After realizing that implementation was the most challenging aspect of bio-inspired product design, we interviewed industry experts about their experiences, including design professionals, research scientists, business development leaders, and biomimicry experts. Although all product design and development processes are faced with challenges, we found that the interdisciplinary nature of the bio-inspired design made the process particularly sensitive. We found three major challenges with the implementation: risk associated with prototyping (monetary cost, time investment), lack of technology to support manufacturing at scale, and uncertainty about relevant, viable business models.

Discussion and opportunities for next steps

The field of biomimicry contains potential for new innovations that can support energy efficient, nontoxic products to build a more sustainable world. In traditional product design, people prefer to make steady, incremental controlled changes, but biomimicry can be threatening because of its dramatic results. However, the process of bio-inspired design does not inherently produce a sustainable product, and that product should be held accountable to normal sustainability analyses and considerations, such as life cycle analyses.

There are many tools that help designers, engineers, and entrepreneurs participate in the first three phases of bio-inspired innovation: prospecting, relevance, and information accessibility.

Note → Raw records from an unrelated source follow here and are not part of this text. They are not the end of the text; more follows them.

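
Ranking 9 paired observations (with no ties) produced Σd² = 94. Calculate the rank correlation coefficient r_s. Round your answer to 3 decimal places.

ρ = 1 − 6Σd² / [n(n²−1)] = 1 − 6×94 / (9×80)
  = 1 − 564/720 = 1 − 0.7833 ≈ 0.217

0.217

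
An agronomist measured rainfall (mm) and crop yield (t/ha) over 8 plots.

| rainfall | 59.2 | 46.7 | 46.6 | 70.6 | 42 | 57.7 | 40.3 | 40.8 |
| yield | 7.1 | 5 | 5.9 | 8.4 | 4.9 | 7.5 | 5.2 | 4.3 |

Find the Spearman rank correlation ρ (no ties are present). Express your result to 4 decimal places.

Rank rainfall: 7, 5, 4, 8, 3, 6, 1, 2
Rank yield: 6, 3, 5, 8, 2, 7, 4, 1
d = rank(rainfall) − rank(yield): 1, 2, -1, 0, 1, -1, -3, 1; Σd² = 18
ρ = 1 − 6Σd² / [n(n²−1)] = 1 − 6×18 / (8×63) = 1 − 108/504 ≈ 0.7857

0.7857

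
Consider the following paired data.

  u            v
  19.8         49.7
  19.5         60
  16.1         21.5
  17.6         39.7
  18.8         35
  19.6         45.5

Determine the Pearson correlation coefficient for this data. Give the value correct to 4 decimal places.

n = 6, Σu = 111.4, Σv = 251.4, Σu² = 2078.86, Σv² = 11403.68, Σuv = 4748.73
nΣuv − ΣuΣv = 28492.38 − 28005.96 = 486.42
nΣu² − (Σu)² = 12473.16 − 12409.96 = 63.2; nΣv² − (Σv)² = 68422.08 − 63201.96 = 5220.12
r = 486.42 / √(63.2 × 5220.12) = 486.42 / 574.3793 ≈ 0.8469

0.8469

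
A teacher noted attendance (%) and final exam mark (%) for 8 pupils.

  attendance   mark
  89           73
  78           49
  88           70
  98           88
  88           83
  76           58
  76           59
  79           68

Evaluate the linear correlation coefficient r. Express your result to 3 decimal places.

n = 8, Σx = 672, Σy = 548, Σx² = 56890, Σy² = 38732, Σxy = 46671
nΣxy − ΣxΣy = 373368 − 368256 = 5112
nΣx² − (Σx)² = 455120 − 451584 = 3536; nΣy² − (Σy)² = 309856 − 300304 = 9552
r = 5112 / √(3536 × 9552) = 5112 / 5811.7013 ≈ 0.880

0.880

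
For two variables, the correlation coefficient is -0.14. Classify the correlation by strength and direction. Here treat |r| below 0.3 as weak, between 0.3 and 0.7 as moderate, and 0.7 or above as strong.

weak negative

r = -0.14 < 0 so the relationship is negative.
|r| = 0.14, which falls in the weak range.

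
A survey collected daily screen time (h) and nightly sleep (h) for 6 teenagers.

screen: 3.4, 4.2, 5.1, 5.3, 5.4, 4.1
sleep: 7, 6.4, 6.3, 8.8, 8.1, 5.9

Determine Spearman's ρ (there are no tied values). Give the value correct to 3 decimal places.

0.543

Rank screen: 1, 3, 4, 5, 6, 2
Rank sleep: 4, 3, 2, 6, 5, 1
d = rank(screen) − rank(sleep): -3, 0, 2, -1, 1, 1; Σd² = 16
ρ = 1 − 6Σd² / [n(n²−1)] = 1 − 6×16 / (6×35) = 1 − 96/210 ≈ 0.543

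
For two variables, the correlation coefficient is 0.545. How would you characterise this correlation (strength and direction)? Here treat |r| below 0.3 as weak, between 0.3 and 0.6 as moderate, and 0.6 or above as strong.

r = 0.545 > 0 so the relationship is positive.
|r| = 0.545, which falls in the moderate range.

moderate positive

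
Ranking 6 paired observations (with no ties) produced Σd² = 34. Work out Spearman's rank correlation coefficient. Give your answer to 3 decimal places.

0.029

ρ = 1 − 6Σd² / [n(n²−1)] = 1 − 6×34 / (6×35)
  = 1 − 204/210 = 1 − 0.9714 ≈ 0.029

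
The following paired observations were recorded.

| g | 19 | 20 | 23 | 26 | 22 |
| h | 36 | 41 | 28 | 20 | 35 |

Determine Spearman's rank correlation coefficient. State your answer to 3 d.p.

Rank g: 1, 2, 4, 5, 3
Rank h: 4, 5, 2, 1, 3
d = rank(g) − rank(h): -3, -3, 2, 4, 0; Σd² = 38
ρ = 1 − 6Σd² / [n(n²−1)] = 1 − 6×38 / (5×24) = 1 − 228/120 ≈ -0.900

-0.900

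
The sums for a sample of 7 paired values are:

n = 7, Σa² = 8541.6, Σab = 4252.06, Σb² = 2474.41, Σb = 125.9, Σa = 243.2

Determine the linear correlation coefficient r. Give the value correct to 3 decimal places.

r = (nΣab − ΣaΣb) / √[(nΣa² − (Σa)²)(nΣb² − (Σb)²)]
Numerator: 7×4252.06 − 243.2×125.9 = -854.46
Denominator: √[(59791.2 − 59146.24)(17320.87 − 15850.81)] = √[644.96 × 1470.06] = 973.7196
r = -854.46 / 973.7196 ≈ -0.878

-0.878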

However, there are few resources to support the actual implementation of a bio-inspired innovation, either through licensing or entrepreneurship.

There are many opportunities for further development in this area, including:

  • A network of professionals from a wide range of disciplines who might be interested in being involved in a biomimicry project (Biomimicry 3.8 has tried create a large network and local chapters have created networks on smaller scales, but they all lack business people in particular)
  • A roadmap with potential pathways based on existing team skill sets could offer some guidance for people looking to develop a new product or improve an existing one or a biomimicry-specific business plan framework that can highlight key areas that need to be addressed
  • Case studies of successful businesses with biomimicry products that can provide insight into overcoming major challenges and demonstrate replicable models for both inventors and investors
  • Opportunities for interdisciplinary collaborations in settings where people feel comfortable even when they are not familiar with the topics, including:
  • Organization of work spaces or planning of “innovation districts” to attract diverse expertise
  • A biomimicry innovation accelerator or consulting firm with very strong business support
  • Cross-field continuing education for industry professionals, especially to gain experience and confidence in workshop/laboratories

Biomimicry as an important tool for engineering and sustainability education

Although bio-inspired product design may be limited by several factors that reduce its overall worth as a sustainability-oriented process, biomimicry may still serve an important purpose as a tool for education. Children and adults are generally more familiar with nature than with engineering principles, and biomimicry could be a mechanism to engage students who would otherwise not be interested. Even if products inspired by nature are not inherently sustainable, the process of biomimicry may inspire and engage others to create true innovations.